Cosima Wagner - Legacy

Legacy

Cosima's life mission was total service to Wagner and his works; in the words of the music critic Eric Salzman she "submitted herself body and soul to the Master". In Wagner's lifetime she fulfilled this purpose primarily by recording in her journal every facet of his life and ideas. After his death the journal was abandoned; she would henceforth serve the master by perpetuating his artistic heritage through the Bayreuth Festival. Guided by Groß, but also using her own acumen—Werner calls her a "superb business woman"—she succeeded in making the festival first solvent, then profitable.

While acknowledging that Cosima was an effective "keeper of the flame", commentators have criticised the nature of her legacy. The Ring historian J.K. Holman describes it as one of "stifling conservatism". Her policy of sticking to Wagner's original stage conceptions was not fully abandoned until after the Second World War, when a new generation took charge of the festival. Hilmes likens Cosima's role to that of the abbess of a religious community: "a cohesive, quasi-religious congregation of Bayreuthians sharing a common philosophical outlook". Anti-Semitism was integral to this philosophy; although in 1869 Cosima had opposed the re-publication of Wagner's anti-Jewish treatise Jewishness in Music, this was on grounds of commercial prudence rather than sensitivity. In 1881 she encouraged Wagner to write his essay "Know Thyself", and to include in it a tirade against Jewish assimilation.

The critic and occasional librettist Philip Hensher writes that "under the guidance of her repulsive racial-theorist son-in-law ... Cosima tried to turn Bayreuth into a centre for the cult of German purity." Thus, he continues, "By the time she died, Wagner’s reputation was ... at the forefront of a terrible political dynamism: antique stagings of his works were presented to audiences of Brownshirts". The close association of the festival with Hitler and the Nazis during the 1930s was much more the work of Winifred—an overt Hitler supporter—than of Cosima, though Hensher asserts that "Cosima was as much to blame as anyone".

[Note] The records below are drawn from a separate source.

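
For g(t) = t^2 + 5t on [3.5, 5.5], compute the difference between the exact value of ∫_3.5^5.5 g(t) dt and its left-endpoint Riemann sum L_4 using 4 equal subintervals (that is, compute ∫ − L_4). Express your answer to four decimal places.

6.9167

Exact integral: ∫_3.5^5.5 g(t) dt ≈ 86.166667.
L_4 = 79.25.
Error ≈ 86.166667 − 79.25 ≈ 6.9167.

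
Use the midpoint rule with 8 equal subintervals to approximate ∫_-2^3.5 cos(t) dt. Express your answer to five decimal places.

0.56967

Δt = (3.5 − (-2))/8 = 0.6875.
Midpoints: -1.65625, -0.96875, -0.28125, 0.40625, 1.09375, 1.78125, 2.46875, 3.15625.
f(-1.65625) ≈ -0.08535, f(-0.96875) ≈ 0.56633, f(-0.28125) ≈ 0.96071, f(0.40625) ≈ 0.91861, f(1.09375) ≈ 0.45916, f(1.78125) ≈ -0.20890, f(2.46875) ≈ -0.78205, f(3.15625) ≈ -0.99989.
Sum = Δt · [f(-1.65625) + f(-0.96875) + f(-0.28125) + ...].
Sum ≈ 0.56967.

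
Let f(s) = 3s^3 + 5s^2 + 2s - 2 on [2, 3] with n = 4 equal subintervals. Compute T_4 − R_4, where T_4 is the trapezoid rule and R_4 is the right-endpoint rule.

T_4 = 83.703125.
R_4 = 94.203125.
T_4 − R_4 = -10.5.

-10.5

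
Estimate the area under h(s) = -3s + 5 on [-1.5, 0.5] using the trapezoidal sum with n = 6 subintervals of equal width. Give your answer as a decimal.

13

Δs = (0.5 − (-1.5))/6 = 1/3.
h(-1.5) = 9.5, h(-7/6) = 8.5, h(-5/6) = 7.5, h(-0.5) = 6.5, h(-1/6) = 5.5, h(1/6) = 4.5, h(0.5) = 3.5.
T_6 = (Δs/2)·[h(s_0) + 2h(s_1) + ... + 2h(s_{5}) + h(s_6)].
Sum = 13.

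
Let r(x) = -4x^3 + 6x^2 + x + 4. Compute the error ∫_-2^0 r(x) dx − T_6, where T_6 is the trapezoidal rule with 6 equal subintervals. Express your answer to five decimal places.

Exact integral: ∫_-2^0 r(x) dx = 38.
T_6 ≈ 38.6666667.
Error ≈ 38 − 38.6666667 ≈ -0.66667.

-0.66667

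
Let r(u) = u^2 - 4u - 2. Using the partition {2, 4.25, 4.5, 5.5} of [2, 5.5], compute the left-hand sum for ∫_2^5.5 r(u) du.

-13.484375

Subinterval widths: 2.25, 0.25, 1.
Left endpoints: 2, 4.25, 4.5.
r(2) = -6, r(4.25) = -0.9375, r(4.5) = 0.25.
Sum = Σ Δu_i · r(u_i).
Sum = -13.484375.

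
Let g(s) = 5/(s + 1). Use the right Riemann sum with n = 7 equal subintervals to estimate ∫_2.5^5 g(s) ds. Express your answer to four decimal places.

Δs = (5 − 2.5)/7 = 5/14.
Right endpoints: 20/7, 45/14, 25/7, 55/14, 30/7, 65/14, 5.
g(20/7) = 35/27, g(45/14) = 70/59, g(25/7) = 1.09375, g(55/14) = 70/69, g(30/7) = 35/37, g(65/14) = 70/79, g(5) = 5/6.
Sum = Δs · [g(20/7) + g(45/14) + g(25/7) + ...].
Sum ≈ 2.5915.

2.5915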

In the immediate aftermath of Cosima's death, some writers heaped copious praise on her. Ernest Newman, Wagner's biographer, called her "the greatest figure that ever came within circle"; Richard du Moulin Eckart, Cosima's first biographer, introduced her as "the greatest woman of the century". In time judgements became more measured, and divided. Marek closes his account by emphasising her role not only as Wagner's protector but as his muse: "Without her there would have been no Siegfried Idyll, no Bayreuth, and no Parsifal". Hensher's judgement: "Wagner was a genius, but also a fairly appalling human being. Cosima was just an appalling human being." In 1977, 47 years after her death, Cosima's urn was recovered from Coburg and buried alongside Wagner in the Wahnfried garden.